Photography and travel are two of my favourite past times and it's no surprise that my wife I and travel as much as we can. And naturally, when we travel I always pack my digital camera to capture our surroundings as we go. But on a recent trip to Taiwan, I decided to mix things up a little and take with me a Polaroid Snap instant digital camera to test out the world of instant travel photography. Being new to the world of instant photography, it was a refreshing experience to be able to hold images in my hand, moments after taking them. In any case, let me take you on a whistle stop adventure to Asia and back home to the UK—showcasing some of the memories we captured.
Our Taiwan trip started when we touched down in the city of Taichung in the north eastern part of the country. From the airport we headed straight to the station and caught the train to the city of Chiayi to the south of Taichung. Chiayi is often considered the gateway to the Alishan mountains because it's the nearest city to the mountain region. It's a vibrant city with some really laid back hostels, some beautifully intricate lanterns and some colourful street gates.
We spent the evening soaking up the atmosphere in Chiayi and in the morning we took a bus into the Alishan mountains. The roads were pretty windy but the scenery was amazing. We stayed the night in a lovely homestay perched high up in the mountains and from there we took a stroll through the mysterious nearby tea plantations. The plantations were smothered with low laying clouds which made it all the more special.
The following morning, we got up very early and caught the famous red mountain train that makes its way along the windy forest tracks to the top of one of the mountains for sunrise. At the top, we join hundreds of eager travelers to watch the sun rise over the surrounding mountains. The experience was incredible.
We explored the Alishan National Park for hours and we were overwhelmed by its beauty. The trees and lakes were a joy to see… but those mountain vistas definitely stole the show. As we exited the park I spotted a huge tiled mosaic of the red mountain train. The vivid colours caught my eye and I gave the Polaroid Snap a go. And to share the moment with my Instagram followers I grabbed a ‘Picture-in-Picture’ shot… the first of many.
The next stop on our Taiwanese adventure was the coastal city of Kaohsiung on the south eastern tip of Taiwan. Its history is largely linked to shipping and industrial production, but in recent years it has undergone a transformation and is now riddled with lovely restaurants, cafes and a charming lake—called the Lotus Pond. The Lotus Pond is home to a number of brightly colourful temples and pagodas. We got to explore these in the glorious sunshine—not a bad way to spend the afternoon.
Our favourite spot in Kaohsiung was the Pier-2 art centre. It’s home to a series of outdoor art installations… they even had a giant robot. A perfect opportunity for another Picture-in-Picture snap.
From Kaohsiung, we took the very scenic train across the south of Taiwan and up the east side towards the town of Hualien.

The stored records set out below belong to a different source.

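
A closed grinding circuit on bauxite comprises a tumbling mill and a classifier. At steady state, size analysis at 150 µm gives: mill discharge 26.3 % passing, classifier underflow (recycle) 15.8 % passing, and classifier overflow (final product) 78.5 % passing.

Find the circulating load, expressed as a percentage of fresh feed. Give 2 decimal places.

CL = 497.14 %

Classifier node, passing 150 µm:
Fd + Rd = Ru + Fo ⇒ R/F = (o−d)/(d−u)
r = (78.5 − 26.3)/(26.3 − 15.8) = 52.2/10.5 = 4.9714
CL = 100·r = 497.14 %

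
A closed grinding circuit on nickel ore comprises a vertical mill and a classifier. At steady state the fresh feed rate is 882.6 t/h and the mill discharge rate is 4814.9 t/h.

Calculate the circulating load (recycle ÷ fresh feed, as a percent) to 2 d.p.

Discharge = new feed + return, hence
R = M − F = 4814.9 − 882.6 = 3932.3 t/h
CL = 100·R/F = 100·3932.3/882.6 = 445.54 %

CL = 445.54 %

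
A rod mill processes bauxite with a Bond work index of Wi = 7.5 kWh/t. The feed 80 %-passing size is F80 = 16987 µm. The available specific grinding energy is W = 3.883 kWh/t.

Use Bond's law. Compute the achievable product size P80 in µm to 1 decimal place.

Bond:  W = 10 Wi (1/√P − 1/√F)
⇒ 1/√P80 = W/(10·Wi) + 1/√F80
  = 3.8830/(10·7.5) + 1/√16987 = 0.051773 + 0.007673 = 0.059446
P80 = (1/0.059446)² = 16.8220² = 282.98 µm

P80 = 283.0 µm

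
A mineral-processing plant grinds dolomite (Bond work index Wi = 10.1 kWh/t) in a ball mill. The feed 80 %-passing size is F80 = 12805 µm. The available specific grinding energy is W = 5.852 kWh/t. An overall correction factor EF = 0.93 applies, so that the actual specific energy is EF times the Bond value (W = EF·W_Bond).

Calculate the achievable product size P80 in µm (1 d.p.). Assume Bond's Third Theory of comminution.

P80 = 197.6 µm

W = 10 Wi (1/√P80 − 1/√F80)  [Bond]
W_Bond = W / EF = 5.852 / 0.93 = 6.2925 kWh/t
⇒ 1/√P80 = W_Bond/(10·Wi) + 1/√F80
  = 6.2925/(10·10.1) + 1/√12805 = 0.062302 + 0.008837 = 0.071139
P80 = (1/0.071139)² = 14.0570² = 197.60 µm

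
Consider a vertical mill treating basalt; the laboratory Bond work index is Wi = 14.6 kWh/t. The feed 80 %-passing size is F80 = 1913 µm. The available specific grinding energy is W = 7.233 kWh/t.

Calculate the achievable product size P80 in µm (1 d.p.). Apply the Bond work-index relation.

W = 10 Wi / √P80 − 10 Wi / √F80
⇒ 1/√P80 = W/(10 Wi) + 1/√F80
  = 7.2330/(10·14.6) + 1/√1913 = 0.049541 + 0.022863 = 0.072405
P80 = (1/0.072405)² = 13.8113² = 190.75 µm

P80 = 190.8 µm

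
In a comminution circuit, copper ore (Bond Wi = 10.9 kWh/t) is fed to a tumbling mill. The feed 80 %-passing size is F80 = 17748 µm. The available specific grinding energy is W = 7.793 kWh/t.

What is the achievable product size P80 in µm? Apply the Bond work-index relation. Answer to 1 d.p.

W = 10·Wi·[P80^(−½) − F80^(−½)]
1/√P80 = 1/√F80 + W/(10·Wi)
  = 7.7930/(10·10.9) + 1/√17748 = 0.071495 + 0.007506 = 0.079002
P80 = (1/0.079002)² = 12.6580² = 160.22 µm

P80 = 160.2 µm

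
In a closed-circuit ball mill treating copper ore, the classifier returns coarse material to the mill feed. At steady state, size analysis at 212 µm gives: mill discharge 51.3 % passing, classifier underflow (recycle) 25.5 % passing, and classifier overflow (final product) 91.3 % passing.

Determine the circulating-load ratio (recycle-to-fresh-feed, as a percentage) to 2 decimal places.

CL = 155.04 %

Let r = R/F. Size balance at 212 µm:
(1+r)·d = r·u + o ⇒ r = (o−d)/(d−u)
r = (91.3 − 51.3)/(51.3 − 25.5) = 40.0/25.8 = 1.5504
CL = 100·r = 155.04 %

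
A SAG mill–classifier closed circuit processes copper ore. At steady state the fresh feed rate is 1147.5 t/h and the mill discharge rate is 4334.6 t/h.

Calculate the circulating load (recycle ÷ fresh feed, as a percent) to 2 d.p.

Discharge = new feed + return, hence
R = M − F = 4334.6 − 1147.5 = 3187.1 t/h
CL = 100·R/F = 100·3187.1/1147.5 = 277.74 %

CL = 277.74 %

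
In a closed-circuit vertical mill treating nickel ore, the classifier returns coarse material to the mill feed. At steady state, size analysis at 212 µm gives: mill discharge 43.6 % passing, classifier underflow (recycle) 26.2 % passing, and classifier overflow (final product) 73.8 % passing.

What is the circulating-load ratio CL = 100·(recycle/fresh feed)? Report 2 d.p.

CL = 173.56 %

Two-product formula at 212 µm:
(1+r)·d = r·u + o ⇒ r = (o−d)/(d−u)
r = (73.8 − 43.6)/(43.6 − 26.2) = 30.2/17.4 = 1.7356
CL = 100·r = 173.56 %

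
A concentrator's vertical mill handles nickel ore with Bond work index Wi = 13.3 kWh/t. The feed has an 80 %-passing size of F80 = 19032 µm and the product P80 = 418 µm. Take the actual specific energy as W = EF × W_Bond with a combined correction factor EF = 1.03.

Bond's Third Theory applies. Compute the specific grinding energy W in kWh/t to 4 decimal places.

W = 5.7074 kWh/t

Bond: W = 10·Wi·(1/√P80 − 1/√F80)
1/√418 = 0.048912;  1/√19032 = 0.007249
W = 10·13.3·(0.048912 − 0.007249) = 5.5412 kWh/t
Corrected W = EF·W_Bond = 1.03·5.5412 = 5.7074 kWh/t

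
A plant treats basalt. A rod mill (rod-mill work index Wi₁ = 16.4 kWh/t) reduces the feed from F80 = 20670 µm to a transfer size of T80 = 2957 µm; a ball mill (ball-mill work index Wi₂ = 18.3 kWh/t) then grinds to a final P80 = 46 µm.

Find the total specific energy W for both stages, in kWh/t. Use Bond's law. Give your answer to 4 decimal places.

W = 10 Wi (1/√P80 − 1/√F80)  [Bond]
Stage 1 (20670→2957 µm, Wi₁=16.4): W₁ = 10·16.4·(0.018390 − 0.006956) = 1.8752 kWh/t
Stage 2 (2957→46 µm, Wi₂=18.3): W₂ = 10·18.3·(0.147442 − 0.018390) = 23.6166 kWh/t
W = W₁ + W₂ = 1.8752 + 23.6166 = 25.4918 kWh/t

W = 25.4918 kWh/t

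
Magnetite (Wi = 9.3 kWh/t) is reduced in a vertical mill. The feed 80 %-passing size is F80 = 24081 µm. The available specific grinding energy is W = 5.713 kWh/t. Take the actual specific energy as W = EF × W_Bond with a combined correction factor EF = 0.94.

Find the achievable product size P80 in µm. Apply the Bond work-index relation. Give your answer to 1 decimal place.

P80 = 194.0 µm

Bond:  W = 10 Wi (1/√P − 1/√F)
W_Bond = W / EF = 5.713 / 0.94 = 6.0777 kWh/t
P80^(−½) = W_Bond/(10 Wi) + F80^(−½)
  = 6.0777/(10·9.3) + 1/√24081 = 0.065351 + 0.006444 = 0.071795
P80 = (1/0.071795)² = 13.9285² = 194.00 µm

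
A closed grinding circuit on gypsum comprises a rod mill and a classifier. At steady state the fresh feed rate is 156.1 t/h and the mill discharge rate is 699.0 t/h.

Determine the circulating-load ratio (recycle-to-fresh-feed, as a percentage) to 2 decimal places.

Mill node: discharge = fresh + recycle.
R = M − F = 699.0 − 156.1 = 542.9 t/h
CL = 100·R/F = 100·542.9/156.1 = 347.79 %

CL = 347.79 %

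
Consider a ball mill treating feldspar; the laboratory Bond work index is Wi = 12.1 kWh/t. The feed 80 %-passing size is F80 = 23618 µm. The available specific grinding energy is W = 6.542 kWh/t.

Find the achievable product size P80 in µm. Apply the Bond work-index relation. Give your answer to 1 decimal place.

W = 10 Wi (P80^-0.5 − F80^-0.5)
1/√P80 = 1/√F80 + W/(10·Wi)
  = 6.5420/(10·12.1) + 1/√23618 = 0.054066 + 0.006507 = 0.060573
P80 = (1/0.060573)² = 16.5090² = 272.55 µm

P80 = 272.5 µm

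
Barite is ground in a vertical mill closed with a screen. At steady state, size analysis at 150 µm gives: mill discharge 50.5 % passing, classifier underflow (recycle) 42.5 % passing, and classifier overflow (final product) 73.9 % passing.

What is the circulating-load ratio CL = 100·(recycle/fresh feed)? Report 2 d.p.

CL = 292.50 %

Balance %-passing 150 µm (r = R/F):
r = (o − d)/(d − u)
r = (73.9 − 50.5)/(50.5 − 42.5) = 23.4/8.0 = 2.9250
CL = 100·r = 292.50 %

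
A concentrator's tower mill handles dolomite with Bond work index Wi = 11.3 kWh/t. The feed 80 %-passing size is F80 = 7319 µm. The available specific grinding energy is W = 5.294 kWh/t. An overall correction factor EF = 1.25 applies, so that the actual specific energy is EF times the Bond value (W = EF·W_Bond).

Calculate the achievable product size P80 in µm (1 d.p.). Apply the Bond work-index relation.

W = 10 Wi (P80^-0.5 − F80^-0.5)
W_Bond = W / EF = 5.294 / 1.25 = 4.2352 kWh/t
P80^(−½) = W_Bond/(10 Wi) + F80^(−½)
  = 4.2352/(10·11.3) + 1/√7319 = 0.037480 + 0.011689 = 0.049169
P80 = (1/0.049169)² = 20.3382² = 413.64 µm

P80 = 413.6 µm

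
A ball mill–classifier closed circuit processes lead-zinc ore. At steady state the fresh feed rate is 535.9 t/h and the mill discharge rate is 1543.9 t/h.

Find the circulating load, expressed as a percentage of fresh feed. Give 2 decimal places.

Steady state: M = F + R.
R = M − F = 1543.9 − 535.9 = 1008.0 t/h
CL = 100·R/F = 100·1008.0/535.9 = 188.09 %

CL = 188.09 %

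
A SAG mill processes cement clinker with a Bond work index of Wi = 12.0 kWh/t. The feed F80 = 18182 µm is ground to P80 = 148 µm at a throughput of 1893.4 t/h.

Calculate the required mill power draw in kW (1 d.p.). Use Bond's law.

P = 16991.4 kW

W = 10·Wi·[P80^(−½) − F80^(−½)]
W = 10·12.0·(1/√148 − 1/√18182) = 10·12.0·(0.074783) = 8.9740 kWh/t
Power = W × throughput = 8.9740 kWh/t × 1893.4 t/h = 16991.4 kW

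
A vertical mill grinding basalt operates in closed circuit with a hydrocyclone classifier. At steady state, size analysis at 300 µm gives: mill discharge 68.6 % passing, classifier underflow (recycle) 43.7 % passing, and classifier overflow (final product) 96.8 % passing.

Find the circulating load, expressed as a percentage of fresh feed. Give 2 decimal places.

Let r = R/F. Size balance at 300 µm:
(1+r)·d = r·u + o ⇒ r = (o−d)/(d−u)
r = (96.8 − 68.6)/(68.6 − 43.7) = 28.2/24.9 = 1.1325
CL = 100·r = 113.25 %

CL = 113.25 %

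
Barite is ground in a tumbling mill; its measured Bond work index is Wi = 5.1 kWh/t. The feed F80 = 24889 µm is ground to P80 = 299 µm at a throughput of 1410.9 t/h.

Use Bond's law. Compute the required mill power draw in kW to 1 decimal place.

P = 3705.2 kW

W = 10 Wi (1/√P80 − 1/√F80)  [Bond]
W = 10·5.1·(1/√299 − 1/√24889) = 10·5.1·(0.051493) = 2.6261 kWh/t
P_mill = W·ṁ = 2.6261·1410.9 = 3705.2 kW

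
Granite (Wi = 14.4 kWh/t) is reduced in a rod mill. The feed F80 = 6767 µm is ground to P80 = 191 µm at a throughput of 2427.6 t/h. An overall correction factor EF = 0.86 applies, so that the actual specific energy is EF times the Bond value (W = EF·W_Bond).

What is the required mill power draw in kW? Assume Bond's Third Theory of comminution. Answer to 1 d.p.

W = 10·Wi·[P80^(−½) − F80^(−½)]
W = 10·14.4·(1/√191 − 1/√6767) = 10·14.4·(0.060201) = 8.6690 kWh/t
Apply correction: 8.6690 × 0.86 = 7.4553 kWh/t
P = W·T = 7.4553·2427.6 = 18098.5 kW

P = 18098.5 kW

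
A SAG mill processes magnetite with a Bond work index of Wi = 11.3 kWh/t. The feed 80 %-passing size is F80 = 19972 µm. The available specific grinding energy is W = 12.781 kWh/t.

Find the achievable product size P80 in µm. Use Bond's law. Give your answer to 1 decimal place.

W = 10 Wi (P80^-0.5 − F80^-0.5)
⇒ 1/√P80 = W/(10·Wi) + 1/√F80
  = 12.7810/(10·11.3) + 1/√19972 = 0.113106 + 0.007076 = 0.120182
P80 = (1/0.120182)² = 8.3207² = 69.23 µm

P80 = 69.2 µm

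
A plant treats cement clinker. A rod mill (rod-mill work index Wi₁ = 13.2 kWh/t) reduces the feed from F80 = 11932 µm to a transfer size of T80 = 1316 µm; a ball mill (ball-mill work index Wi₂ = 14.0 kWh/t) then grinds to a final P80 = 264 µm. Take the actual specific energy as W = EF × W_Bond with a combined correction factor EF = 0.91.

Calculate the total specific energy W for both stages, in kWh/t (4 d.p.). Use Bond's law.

W = 6.5406 kWh/t

W_Bond = 10·Wi·(1/√P₈₀ − 1/√F₈₀)
Stage 1 (11932→1316 µm, Wi₁=13.2): W₁ = 10·13.2·(0.027566 − 0.009155) = 2.4303 kWh/t
Stage 2 (1316→264 µm, Wi₂=14.0): W₂ = 10·14.0·(0.061546 − 0.027566) = 4.7572 kWh/t
W = W₁ + W₂ = 2.4303 + 4.7572 = 7.1875 kWh/t
W_actual = 0.91 × 7.1875 = 6.5406 kWh/t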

The trip took a few hours but the views were stunning. Mountains on our left hand side and beautiful waters on the right. Before we knew it, we reached Hualien—a town that is famed for its impressive nearby gorge. We took a day trip into the gorge and it began with a brief visit to the epic sea cliffs where the gorge meets the water. The crashing water was a beautiful turquoise blue colour and it was particularly popular with Chinese tourists and photographers—for good reason. From there we followed the windy roads up through numerous tunnels and round countless bends, stopping here and there to admire the rock faces and perched temples.
The roads were quite busy with other tour operators and buses… none quite as colourful as my next Picture-in-Picture subject:
The last stop on our Taiwanese trip included a few days in the capital city, Taipei… a place I’ve wanted to visit for a long time. The city is huge and full of life, typical for an Asian city of its size. It’s home to some incredible restaurants and my wife and I dined on Dim Sum for four days straight. Whilst the city has a number of famous tourist sights, like the world renowned Taipei 101 building, my favourite part of our stay was simply wandering the streets—taking in the atmosphere and walking the roads that are nothing like the streets back home in the UK.